Although an affordable, acceptable, easy to use, accurate, and effective screening test for oral cancer is available in high-risk countries, a decision to introduce population-based screening should take into account the level of health service development and available resources to meet the increased treatment demand that screening generates. Oral Cancer Prevention And Control The Approach Essay. The target population for oral cancer screening consists of those age 30 years and older who use tobacco and/or alcohol.

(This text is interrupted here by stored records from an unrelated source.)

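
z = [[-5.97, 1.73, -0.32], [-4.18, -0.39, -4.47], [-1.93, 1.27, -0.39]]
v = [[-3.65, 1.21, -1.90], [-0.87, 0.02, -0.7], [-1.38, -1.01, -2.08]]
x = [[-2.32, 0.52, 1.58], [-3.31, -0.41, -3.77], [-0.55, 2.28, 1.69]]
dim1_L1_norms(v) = [6.76, 1.59, 4.47]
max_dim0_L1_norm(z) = 12.08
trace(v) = -5.71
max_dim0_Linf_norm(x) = 3.77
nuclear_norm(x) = 10.21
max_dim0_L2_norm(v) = 4.0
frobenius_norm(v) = 5.19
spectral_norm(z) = 8.26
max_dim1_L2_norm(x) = 5.03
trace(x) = -1.04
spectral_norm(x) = 5.19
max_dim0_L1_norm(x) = 7.04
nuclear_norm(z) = 12.58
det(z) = -20.75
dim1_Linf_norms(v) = [3.65, 0.87, 2.08]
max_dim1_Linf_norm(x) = 3.77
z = x + v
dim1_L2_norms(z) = [6.22, 6.13, 2.34]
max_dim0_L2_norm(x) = 4.42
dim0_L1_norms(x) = [6.18, 3.21, 7.04]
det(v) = -0.01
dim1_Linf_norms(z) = [5.97, 4.47, 1.93]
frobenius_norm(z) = 9.05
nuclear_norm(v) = 6.67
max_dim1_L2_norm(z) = 6.22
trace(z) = -6.75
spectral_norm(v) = 4.86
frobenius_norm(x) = 6.47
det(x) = -26.63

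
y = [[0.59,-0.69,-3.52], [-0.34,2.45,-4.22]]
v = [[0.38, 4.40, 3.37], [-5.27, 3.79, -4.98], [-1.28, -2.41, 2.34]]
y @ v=[[8.37, 8.46, -2.81], [-7.64, 17.96, -23.22]]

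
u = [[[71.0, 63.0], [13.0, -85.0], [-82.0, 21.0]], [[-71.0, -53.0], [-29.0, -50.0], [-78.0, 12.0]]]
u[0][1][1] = -85.0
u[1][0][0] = -71.0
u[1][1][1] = -50.0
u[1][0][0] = -71.0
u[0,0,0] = 71.0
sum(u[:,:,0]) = -176.0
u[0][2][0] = -82.0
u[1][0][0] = -71.0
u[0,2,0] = -82.0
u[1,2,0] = -78.0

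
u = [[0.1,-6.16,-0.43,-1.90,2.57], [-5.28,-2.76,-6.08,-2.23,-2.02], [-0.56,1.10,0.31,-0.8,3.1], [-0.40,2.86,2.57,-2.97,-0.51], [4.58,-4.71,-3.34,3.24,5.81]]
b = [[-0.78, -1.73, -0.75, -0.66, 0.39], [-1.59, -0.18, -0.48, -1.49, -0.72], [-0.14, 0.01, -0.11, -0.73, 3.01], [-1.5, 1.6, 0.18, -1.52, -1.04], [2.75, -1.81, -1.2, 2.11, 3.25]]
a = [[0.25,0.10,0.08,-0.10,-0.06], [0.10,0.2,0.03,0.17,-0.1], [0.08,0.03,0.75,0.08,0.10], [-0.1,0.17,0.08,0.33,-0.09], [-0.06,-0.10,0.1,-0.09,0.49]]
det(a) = -0.00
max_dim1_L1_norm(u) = 21.68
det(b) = -0.26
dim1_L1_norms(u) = [11.16, 18.37, 5.87, 9.31, 21.68]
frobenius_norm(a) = 1.10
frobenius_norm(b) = 7.45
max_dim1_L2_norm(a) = 0.77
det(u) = 2452.44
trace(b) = 0.66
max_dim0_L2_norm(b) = 4.62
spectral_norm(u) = 11.61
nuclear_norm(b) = 12.42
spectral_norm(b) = 6.32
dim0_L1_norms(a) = [0.59, 0.6, 1.04, 0.77, 0.84]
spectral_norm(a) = 0.80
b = a @ u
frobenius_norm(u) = 16.26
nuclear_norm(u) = 30.92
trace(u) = 0.49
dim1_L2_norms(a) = [0.3, 0.3, 0.77, 0.4, 0.52]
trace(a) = 2.02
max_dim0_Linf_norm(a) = 0.75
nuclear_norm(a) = 2.02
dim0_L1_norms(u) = [10.92, 17.59, 12.73, 11.14, 14.01]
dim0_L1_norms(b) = [6.76, 5.33, 2.72, 6.51, 8.41]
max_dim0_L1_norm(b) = 8.41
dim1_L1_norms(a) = [0.59, 0.6, 1.04, 0.77, 0.84]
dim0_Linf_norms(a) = [0.25, 0.2, 0.75, 0.33, 0.49]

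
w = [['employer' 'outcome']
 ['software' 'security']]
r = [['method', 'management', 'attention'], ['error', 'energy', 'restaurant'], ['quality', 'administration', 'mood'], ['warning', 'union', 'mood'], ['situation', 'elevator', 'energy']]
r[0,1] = 'management'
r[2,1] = 'administration'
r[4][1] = 'elevator'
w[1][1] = 'security'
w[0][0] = 'employer'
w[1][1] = 'security'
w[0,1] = 'outcome'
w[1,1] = 'security'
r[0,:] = ['method', 'management', 'attention']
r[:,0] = ['method', 'error', 'quality', 'warning', 'situation']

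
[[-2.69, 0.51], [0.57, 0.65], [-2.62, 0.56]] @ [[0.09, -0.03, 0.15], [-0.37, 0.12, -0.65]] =[[-0.43, 0.14, -0.74], [-0.19, 0.06, -0.34], [-0.44, 0.15, -0.76]]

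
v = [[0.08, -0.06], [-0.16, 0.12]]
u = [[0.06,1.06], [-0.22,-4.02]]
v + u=[[0.14, 1.0], [-0.38, -3.90]]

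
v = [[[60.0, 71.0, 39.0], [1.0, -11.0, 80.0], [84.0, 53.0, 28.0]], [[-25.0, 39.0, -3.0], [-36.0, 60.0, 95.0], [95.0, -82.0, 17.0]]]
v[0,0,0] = 60.0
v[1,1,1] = 60.0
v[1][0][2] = -3.0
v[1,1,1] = 60.0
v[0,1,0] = 1.0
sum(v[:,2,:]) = 195.0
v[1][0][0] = -25.0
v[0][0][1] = 71.0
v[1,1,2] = 95.0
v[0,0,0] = 60.0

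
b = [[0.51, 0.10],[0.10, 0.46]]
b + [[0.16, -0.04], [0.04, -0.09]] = [[0.67, 0.06],[0.14, 0.37]]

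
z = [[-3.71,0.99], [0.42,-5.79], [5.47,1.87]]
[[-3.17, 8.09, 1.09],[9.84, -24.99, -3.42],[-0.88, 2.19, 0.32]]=z @ [[0.41, -1.05, -0.14],[-1.67, 4.24, 0.58]]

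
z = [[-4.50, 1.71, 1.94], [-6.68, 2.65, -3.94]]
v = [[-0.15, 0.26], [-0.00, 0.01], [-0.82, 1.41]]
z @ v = [[-0.92, 1.58], [4.23, -7.27]]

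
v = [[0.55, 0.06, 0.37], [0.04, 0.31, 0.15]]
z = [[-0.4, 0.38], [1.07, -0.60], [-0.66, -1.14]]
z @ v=[[-0.20, 0.09, -0.09],[0.56, -0.12, 0.31],[-0.41, -0.39, -0.42]]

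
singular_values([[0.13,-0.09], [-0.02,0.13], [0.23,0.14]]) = [0.28, 0.19]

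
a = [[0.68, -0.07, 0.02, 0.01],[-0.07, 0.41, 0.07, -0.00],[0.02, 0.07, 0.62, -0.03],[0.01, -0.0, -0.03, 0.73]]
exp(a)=[[1.98, -0.12, 0.03, 0.02], [-0.12, 1.51, 0.12, -0.0], [0.03, 0.12, 1.86, -0.06], [0.02, -0.00, -0.06, 2.08]]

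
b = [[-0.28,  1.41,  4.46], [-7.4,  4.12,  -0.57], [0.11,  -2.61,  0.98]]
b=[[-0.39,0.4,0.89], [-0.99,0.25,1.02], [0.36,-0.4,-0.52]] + [[0.11, 1.01, 3.57], [-6.41, 3.87, -1.59], [-0.25, -2.21, 1.50]]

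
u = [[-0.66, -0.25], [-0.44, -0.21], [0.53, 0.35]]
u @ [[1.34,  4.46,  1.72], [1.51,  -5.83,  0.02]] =[[-1.26,-1.49,-1.14], [-0.91,-0.74,-0.76], [1.24,0.32,0.92]]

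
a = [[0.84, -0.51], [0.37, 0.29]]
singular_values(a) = [1.0, 0.43]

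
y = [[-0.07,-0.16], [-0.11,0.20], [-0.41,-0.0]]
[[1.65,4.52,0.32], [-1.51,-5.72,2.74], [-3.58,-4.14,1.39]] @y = [[-0.74, 0.64], [-0.39, -0.90], [0.14, -0.26]]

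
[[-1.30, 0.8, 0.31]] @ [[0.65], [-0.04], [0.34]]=[[-0.77]]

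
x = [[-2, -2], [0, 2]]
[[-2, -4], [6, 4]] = x@[[-2, 0], [3, 2]]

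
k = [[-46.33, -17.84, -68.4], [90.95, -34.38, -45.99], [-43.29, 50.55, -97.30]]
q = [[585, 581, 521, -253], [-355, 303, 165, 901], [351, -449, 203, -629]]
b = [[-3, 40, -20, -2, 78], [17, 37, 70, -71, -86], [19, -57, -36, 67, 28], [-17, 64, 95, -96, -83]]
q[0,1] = 581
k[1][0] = 90.95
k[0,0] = -46.33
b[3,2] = 95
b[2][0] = 19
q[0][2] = 521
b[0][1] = 40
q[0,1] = 581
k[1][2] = -45.99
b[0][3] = -2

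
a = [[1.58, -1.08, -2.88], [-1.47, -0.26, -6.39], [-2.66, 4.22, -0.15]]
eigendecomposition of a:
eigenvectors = [[(0.87+0j), (-0.34+0.01j), (-0.34-0.01j)], [(0.35+0j), (-0.77+0j), -0.77-0.00j], [-0.34+0.00j, 0.04+0.53j, (0.04-0.53j)]]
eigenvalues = [(2.27+0j), (-0.55+4.39j), (-0.55-4.39j)]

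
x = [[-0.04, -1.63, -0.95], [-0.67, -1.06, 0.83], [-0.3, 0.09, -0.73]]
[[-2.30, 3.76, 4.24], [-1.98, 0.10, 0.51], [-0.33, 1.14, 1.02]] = x @ [[1.11, -0.12, -0.06], [1.29, -1.33, -1.68], [0.16, -1.67, -1.58]]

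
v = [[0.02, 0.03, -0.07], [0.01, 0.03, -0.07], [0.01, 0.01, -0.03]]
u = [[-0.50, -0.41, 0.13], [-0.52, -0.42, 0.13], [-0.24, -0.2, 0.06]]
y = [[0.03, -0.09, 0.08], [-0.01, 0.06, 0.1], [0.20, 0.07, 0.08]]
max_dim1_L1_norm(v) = 0.12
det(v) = -0.00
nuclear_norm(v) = 0.12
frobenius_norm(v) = 0.11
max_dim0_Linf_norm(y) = 0.2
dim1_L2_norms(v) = [0.08, 0.08, 0.03]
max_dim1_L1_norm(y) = 0.35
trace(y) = 0.17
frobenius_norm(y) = 0.28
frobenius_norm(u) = 1.00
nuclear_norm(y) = 0.46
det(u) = 0.00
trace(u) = -0.86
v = u @ y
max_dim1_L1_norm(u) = 1.07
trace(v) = 0.02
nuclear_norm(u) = 1.01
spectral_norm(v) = 0.11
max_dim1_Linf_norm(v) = 0.07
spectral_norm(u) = 1.00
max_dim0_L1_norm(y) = 0.26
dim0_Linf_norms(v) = [0.02, 0.03, 0.07]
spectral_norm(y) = 0.23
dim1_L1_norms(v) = [0.12, 0.11, 0.05]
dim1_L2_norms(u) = [0.66, 0.68, 0.32]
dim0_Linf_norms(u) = [0.52, 0.42, 0.13]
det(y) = -0.00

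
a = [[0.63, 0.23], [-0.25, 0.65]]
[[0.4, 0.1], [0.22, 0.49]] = a@[[0.45,-0.10], [0.51,0.72]]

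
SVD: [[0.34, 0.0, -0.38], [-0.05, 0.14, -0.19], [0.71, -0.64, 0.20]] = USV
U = [[-0.2, -0.92, -0.33], [0.15, -0.36, 0.92], [-0.97, 0.13, 0.21]]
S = [1.01, 0.51, 0.01]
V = [[-0.76, 0.64, -0.15],[-0.39, -0.27, 0.88],[-0.52, -0.72, -0.45]]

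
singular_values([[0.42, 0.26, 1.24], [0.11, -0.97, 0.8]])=[1.57, 0.95]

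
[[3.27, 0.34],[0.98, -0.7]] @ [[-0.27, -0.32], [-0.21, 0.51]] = [[-0.95, -0.87], [-0.12, -0.67]]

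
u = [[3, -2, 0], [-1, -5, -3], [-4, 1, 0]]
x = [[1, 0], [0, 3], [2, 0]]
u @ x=[[3, -6], [-7, -15], [-4, 3]]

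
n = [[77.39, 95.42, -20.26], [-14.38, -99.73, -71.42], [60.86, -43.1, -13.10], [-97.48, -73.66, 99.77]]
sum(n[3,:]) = -71.36999999999999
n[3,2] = 99.77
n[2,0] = 60.86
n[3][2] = 99.77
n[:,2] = [-20.26, -71.42, -13.1, 99.77]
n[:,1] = [95.42, -99.73, -43.1, -73.66]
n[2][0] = 60.86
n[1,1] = -99.73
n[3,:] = [-97.48, -73.66, 99.77]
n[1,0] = -14.38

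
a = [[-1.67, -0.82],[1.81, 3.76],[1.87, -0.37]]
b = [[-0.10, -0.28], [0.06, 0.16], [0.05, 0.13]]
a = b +[[-1.57, -0.54], [1.75, 3.60], [1.82, -0.5]]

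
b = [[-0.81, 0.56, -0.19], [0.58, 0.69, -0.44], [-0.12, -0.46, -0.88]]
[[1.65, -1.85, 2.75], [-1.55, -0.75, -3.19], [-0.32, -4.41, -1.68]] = b@[[-2.18, 1.56, -3.86],[0.01, 0.50, 0.13],[0.66, 4.54, 2.37]]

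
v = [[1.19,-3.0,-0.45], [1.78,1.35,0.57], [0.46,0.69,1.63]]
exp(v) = [[-3.34, -3.6, -2.84], [2.23, -2.40, -0.1], [2.24, -0.65, 4.67]]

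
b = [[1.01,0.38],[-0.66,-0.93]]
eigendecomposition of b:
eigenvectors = [[0.94,-0.21],[-0.34,0.98]]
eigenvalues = [0.87, -0.79]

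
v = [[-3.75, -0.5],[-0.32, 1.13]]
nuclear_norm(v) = 4.95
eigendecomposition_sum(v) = [[-3.76, -0.38], [-0.24, -0.02]] + [[0.01, -0.12], [-0.08, 1.15]]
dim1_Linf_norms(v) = [3.75, 1.13]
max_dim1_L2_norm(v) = 3.78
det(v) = -4.40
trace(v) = -2.62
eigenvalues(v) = [-3.78, 1.16]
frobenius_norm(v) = 3.96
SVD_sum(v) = [[-3.76, -0.44],[-0.18, -0.02]] + [[0.01, -0.06], [-0.14, 1.15]]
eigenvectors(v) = [[-1.00, 0.1], [-0.07, -0.99]]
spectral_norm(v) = 3.79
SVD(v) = [[-1.0, -0.05], [-0.05, 1.0]] @ diag([3.7872949071912405, 1.161118980106385]) @ [[0.99, 0.12], [-0.12, 0.99]]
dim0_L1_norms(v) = [4.07, 1.63]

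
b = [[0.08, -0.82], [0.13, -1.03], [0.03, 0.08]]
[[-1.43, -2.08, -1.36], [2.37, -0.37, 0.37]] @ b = [[-0.43, 3.21], [0.15, -1.53]]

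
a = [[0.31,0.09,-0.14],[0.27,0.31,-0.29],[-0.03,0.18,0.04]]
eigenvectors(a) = [[0.50+0.00j, -0.34+0.00j, -0.34-0.00j],[(0.76+0j), (-0.54-0.35j), -0.54+0.35j],[(0.42+0j), (-0.69+0j), -0.69-0.00j]]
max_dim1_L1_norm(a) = 0.87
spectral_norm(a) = 0.60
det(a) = 0.01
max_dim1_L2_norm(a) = 0.5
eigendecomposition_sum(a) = [[0.54-0.00j,(0.01+0j),-0.27-0.00j], [(0.82-0j),(0.01+0j),-0.41-0.00j], [0.45-0.00j,0.01+0.00j,-0.23-0.00j]] + [[-0.12+0.08j, 0.04-0.08j, (0.07+0.04j)], [(-0.27+0.01j), (0.15-0.08j), 0.06+0.14j], [(-0.24+0.17j), 0.09-0.16j, (0.13+0.09j)]] + [[(-0.12-0.08j), (0.04+0.08j), (0.07-0.04j)], [-0.27-0.01j, (0.15+0.08j), 0.06-0.14j], [-0.24-0.17j, (0.09+0.16j), (0.13-0.09j)]]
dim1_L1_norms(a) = [0.54, 0.87, 0.25]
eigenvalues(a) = [(0.33+0j), (0.17+0.09j), (0.17-0.09j)]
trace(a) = 0.66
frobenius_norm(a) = 0.64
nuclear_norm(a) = 0.90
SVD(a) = [[-0.54, 0.56, 0.62],[-0.83, -0.28, -0.48],[-0.1, -0.78, 0.62]] @ diag([0.597304843785428, 0.2162907999673262, 0.09080315765412318]) @ [[-0.65, -0.54, 0.53],  [0.57, -0.81, -0.14],  [0.5, 0.21, 0.84]]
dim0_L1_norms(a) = [0.61, 0.58, 0.47]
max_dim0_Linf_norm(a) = 0.31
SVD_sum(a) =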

Visual screening of the oral cavity has been widely evaluated for its feasibility, safety, acceptability, accuracy to detect oral precancerous lesions and cancer, and efficacy and cost-effectiveness in reducing oral cancer mortality (Johnson and others 2011; Sankaranarayanan and others 2005; Sankaranarayanan and others 2013). Visual screening involves systematic visual and physical examination of the intraoral mucosa under bright light for signs of oral potentially malignant disorders (OPMDs), as well as early oral cancer, followed by careful inspection and digital palpation of the neck for any enlarged lymph nodes. It is a provider-dependent, subjective test; accordingly, its performance in detecting lesions varies among providers. Comprehensive knowledge of the oral anatomy, the natural history of oral carcinogenesis, and the clinico-pathological features of the OPMDs and preclinical cancers are important prerequisites for efficient providers of oral visual screening. Oral Cancer Prevention And Control The Approach Essay.